Today, assisted driving takes many forms. It can make use of radar and proximity sensors in the vehicle to warn drivers of approaching objects, imminent collision or lane departure. Navigation systems can take live data feeds – often via a connected smartphone – from meteorological and traffic management services to warn of congestion or poor weather ahead. In future, OEMs and navigation system suppliers will increase the use of V2X technologies, sensors and satellite based positioning to deliver ever more sophisticated assisted driving services.

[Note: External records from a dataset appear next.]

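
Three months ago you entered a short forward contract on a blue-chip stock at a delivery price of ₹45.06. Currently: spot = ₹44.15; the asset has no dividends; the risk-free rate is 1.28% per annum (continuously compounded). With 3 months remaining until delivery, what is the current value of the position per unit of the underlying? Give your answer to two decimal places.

₹0.77

Current fair forward for the remaining 3 months: F = S·e^(r·T), r = 0.0128
F = 44.15 · e^(0.0128 × 3/12) = 44.15 × 1.003205 = 44.2915
Value of long forward = (F − K)·e^(−rT) = (44.2915 − 45.06) · e^(−0.0128·3/12)
= -0.7685 × 0.996805 = -0.77
Short position value = −(long value) = ₹0.77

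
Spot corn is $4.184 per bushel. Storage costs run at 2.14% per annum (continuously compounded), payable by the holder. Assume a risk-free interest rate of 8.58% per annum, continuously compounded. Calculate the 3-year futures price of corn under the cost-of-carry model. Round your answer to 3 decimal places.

Net carry = r + u − y = 0.0858 + 0.0214 − 0.0000 = 0.1072
F = S·e^((r+u−y)T) = 4.184 · e^(0.1072 × 3) = 4.184 · e^0.321600
= 4.184 × 1.379333 = $5.771 per bushel

$5.771 per bushel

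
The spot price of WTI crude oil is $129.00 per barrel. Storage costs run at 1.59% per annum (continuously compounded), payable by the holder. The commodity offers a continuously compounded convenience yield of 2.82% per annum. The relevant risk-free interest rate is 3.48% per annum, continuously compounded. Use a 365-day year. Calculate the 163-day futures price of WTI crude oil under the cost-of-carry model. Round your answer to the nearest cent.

$130.30 per barrel

Net carry = r + u − y = 0.0348 + 0.0159 − 0.0282 = 0.0225
F = S·e^((r+u−y)T) = 129.00 · e^(0.0225 × 163/365) = 129.00 · e^0.010048
= 129.00 × 1.010099 = $130.30 per barrel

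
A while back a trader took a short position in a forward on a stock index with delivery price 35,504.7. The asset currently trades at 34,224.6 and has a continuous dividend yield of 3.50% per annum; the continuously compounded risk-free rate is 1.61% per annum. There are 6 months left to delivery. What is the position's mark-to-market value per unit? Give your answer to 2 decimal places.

1589.15

Current fair forward for the remaining 6 months: F = S·e^((r − q)·T), (r − q) = 0.0161 − 0.0350 = -0.0189
F = 34224.6 · e^(-0.0189 × 6/12) = 34224.6 × 0.99059451 = 33902.7009
Value of long forward = (F − K)·e^(−rT) = (33902.7009 − 35504.7) · e^(−0.0161·6/12)
= -1601.9991 × 0.99198231 = -1589.15
Short position value = −(long value) = 1589.15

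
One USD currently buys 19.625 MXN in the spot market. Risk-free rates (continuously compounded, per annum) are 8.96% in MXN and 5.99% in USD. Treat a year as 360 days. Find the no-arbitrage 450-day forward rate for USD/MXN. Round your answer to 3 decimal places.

F = S·e^((r_MXN − r_USD)T) = 19.625 · e^((0.0896 − 0.0599) × 450/360)
= 19.625 · e^0.037125 = 19.625 × 1.037823
F = 20.367 MXN per USD

20.367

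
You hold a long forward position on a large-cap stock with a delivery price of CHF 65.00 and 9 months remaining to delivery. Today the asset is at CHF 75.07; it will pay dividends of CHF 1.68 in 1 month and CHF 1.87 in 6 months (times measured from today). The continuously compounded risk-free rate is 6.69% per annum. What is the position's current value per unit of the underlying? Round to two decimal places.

CHF 9.77

PV(remaining dividends) I = 1.68·e^(−0.0669·1/12) + 1.87·e^(−0.0669·6/12) = 3.4791
Current forward F = (S − I)·e^(rT) = (75.07 − 3.4791)·e^(0.0669·9/12) = 71.5909 × 1.051455 = 75.2746
Value (long) = (F − K)·e^(−rT) = (75.2746 − 65.00) × 0.951063 = 9.7718
Value = CHF 9.77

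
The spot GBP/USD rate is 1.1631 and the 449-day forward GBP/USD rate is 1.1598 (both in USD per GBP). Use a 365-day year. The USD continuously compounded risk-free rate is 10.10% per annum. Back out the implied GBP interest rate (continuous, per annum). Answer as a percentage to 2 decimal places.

F = S·e^((r_USD − r_GBP)T) ⇒ r_GBP = r_USD − ln(F/S)/T
ln(1.1598/1.1631) = -0.002841; /(449/365) = -0.002309
r_GBP = 0.1010 + 0.002309 = 0.103309
r_GBP = 10.33%

10.33%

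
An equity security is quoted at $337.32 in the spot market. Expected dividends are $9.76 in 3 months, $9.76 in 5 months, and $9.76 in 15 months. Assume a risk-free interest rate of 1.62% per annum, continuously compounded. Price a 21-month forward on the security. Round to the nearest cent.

PV(dividends) I = 9.76·e^(−0.0162·3/12) + 9.76·e^(−0.0162·5/12) + 9.76·e^(−0.0162·15/12)
I = 9.7206 + 9.6943 + 9.5643 = 28.9792
F = (S − I)·e^(rT) = (337.32 − 28.9792) · e^(0.0162·21/12)
= 308.3408 · e^0.028350 = 308.3408 × 1.028756 = $317.21

$317.21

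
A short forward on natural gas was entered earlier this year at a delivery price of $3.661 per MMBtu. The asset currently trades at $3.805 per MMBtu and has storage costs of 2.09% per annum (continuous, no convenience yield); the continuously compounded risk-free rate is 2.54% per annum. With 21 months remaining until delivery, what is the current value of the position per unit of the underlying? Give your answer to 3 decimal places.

Current fair forward for the remaining 21 months: F = S·e^((r + u)·T), (r + u) = 0.0254 + 0.0209 = 0.0463
F = 3.805 · e^(0.0463 × 21/12) = 3.805 × 1.084398 = 4.1261
Value of long forward = (F − K)·e^(−rT) = (4.1261 − 3.661) · e^(−0.0254·21/12)
= 0.4651 × 0.956523 = 0.445
Short position value = −(long value) = -$0.445

-$0.445 per MMBtu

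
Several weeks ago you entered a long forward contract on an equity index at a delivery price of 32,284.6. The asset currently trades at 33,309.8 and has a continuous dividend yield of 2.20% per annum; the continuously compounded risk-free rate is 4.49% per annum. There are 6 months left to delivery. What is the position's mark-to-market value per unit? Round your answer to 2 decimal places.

1377.51

Current fair forward for the remaining 6 months: F = S·e^((r − q)·T), (r − q) = 0.0449 − 0.0220 = 0.0229
F = 33309.8 · e^(0.0229 × 6/12) = 33309.8 × 1.01151580 = 33693.3890
Value of long forward = (F − K)·e^(−rT) = (33693.3890 − 32284.6) · e^(−0.0449·6/12)
= 1408.7890 × 0.97780013 = 1377.51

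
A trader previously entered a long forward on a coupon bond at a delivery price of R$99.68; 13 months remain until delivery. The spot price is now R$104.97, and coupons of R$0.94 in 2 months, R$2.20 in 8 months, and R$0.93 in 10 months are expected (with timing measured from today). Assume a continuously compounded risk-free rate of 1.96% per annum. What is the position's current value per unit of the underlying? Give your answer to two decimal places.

PV(remaining coupons) I = 0.94·e^(−0.0196·2/12) + 2.20·e^(−0.0196·8/12) + 0.93·e^(−0.0196·10/12) = 4.0233
Current forward F = (S − I)·e^(rT) = (104.97 − 4.0233)·e^(0.0196·13/12) = 100.9467 × 1.021460 = 103.1130
Value (long) = (F − K)·e^(−rT) = (103.1130 − 99.68) × 0.978991 = 3.3609
Value = R$3.36

R$3.36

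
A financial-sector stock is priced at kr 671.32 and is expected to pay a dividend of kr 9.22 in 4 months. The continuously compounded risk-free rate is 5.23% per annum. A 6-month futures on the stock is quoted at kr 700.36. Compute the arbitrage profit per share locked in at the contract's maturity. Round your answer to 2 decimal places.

PV(dividends) I = 9.22·e^(−0.0523·4/12) = 9.0607
Fair futures F* = (S − I)·e^(rT) = (671.32 − 9.0607)·e^0.026150 = 662.2593 × 1.026495 = 679.8059
Market kr 700.36 > fair 679.8059: forward overpriced → cash-and-carry (borrow at r, buy the stock and collect the dividends, short the forward).
Profit at T = |F_mkt − F*| = |700.36 − 679.8059| = kr 20.55 per share

kr 20.55 per share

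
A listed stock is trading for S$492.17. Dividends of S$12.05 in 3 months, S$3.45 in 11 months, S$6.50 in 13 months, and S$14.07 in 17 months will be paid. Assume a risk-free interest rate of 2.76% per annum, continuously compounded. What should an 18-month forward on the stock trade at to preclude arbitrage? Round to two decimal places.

PV(dividends) I = 12.05·e^(−0.0276·3/12) + 3.45·e^(−0.0276·11/12) + 6.50·e^(−0.0276·13/12) + 14.07·e^(−0.0276·17/12)
I = 11.9671 + 3.3638 + 6.3085 + 13.5305 = 35.1699
F = (S − I)·e^(rT) = (492.17 − 35.1699) · e^(0.0276·18/12)
= 457.0001 · e^0.041400 = 457.0001 × 1.042269 = S$476.32

S$476.32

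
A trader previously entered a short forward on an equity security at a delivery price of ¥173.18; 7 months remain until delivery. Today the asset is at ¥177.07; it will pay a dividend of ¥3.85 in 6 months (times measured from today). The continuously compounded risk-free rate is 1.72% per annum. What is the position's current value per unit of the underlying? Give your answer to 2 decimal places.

PV(remaining dividends) I = 3.85·e^(−0.0172·6/12) = 3.8170
Current forward F = (S − I)·e^(rT) = (177.07 − 3.8170)·e^(0.0172·7/12) = 173.2530 × 1.010084 = 175.0001
Value (long) = (F − K)·e^(−rT) = (175.0001 − 173.18) × 0.990017 = 1.8019
Short position value = −(long value) = -¥1.80

-¥1.80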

What does it mean for engineers?
These are exciting times for engineers developing the next generation of in-vehicle location based services, with huge opportunities for them to innovate and to gain competitive advantage. The challenges lie in being able to test new designs and prototypes quickly, efficiently and cost effectively. The positioning systems developed over the next few years will likely have to receive and process data from multiple satellite systems, fuse satellite data with sensor data, mitigate interference and integrate positioning data from Wi-Fi and Bluetooth systems in order to generate a precise, continuous and reliable position.
The level of testing required for these new systems is already making live driving too expensive to use as a primary testing method. Future systems development will require a much greater degree of lab based testing, using simulators and recorded satellite signal streams to generate and run complex test cases and scenarios.
For automotive electronics engineers, while this means there will be new techniques and technologies to master, there will also be the chance for them to be at the forefront of developing the technologies that will take the automotive industry into a new era.
Rahul Gupta is global product manager with Spirent Communications' Positioning Technology division.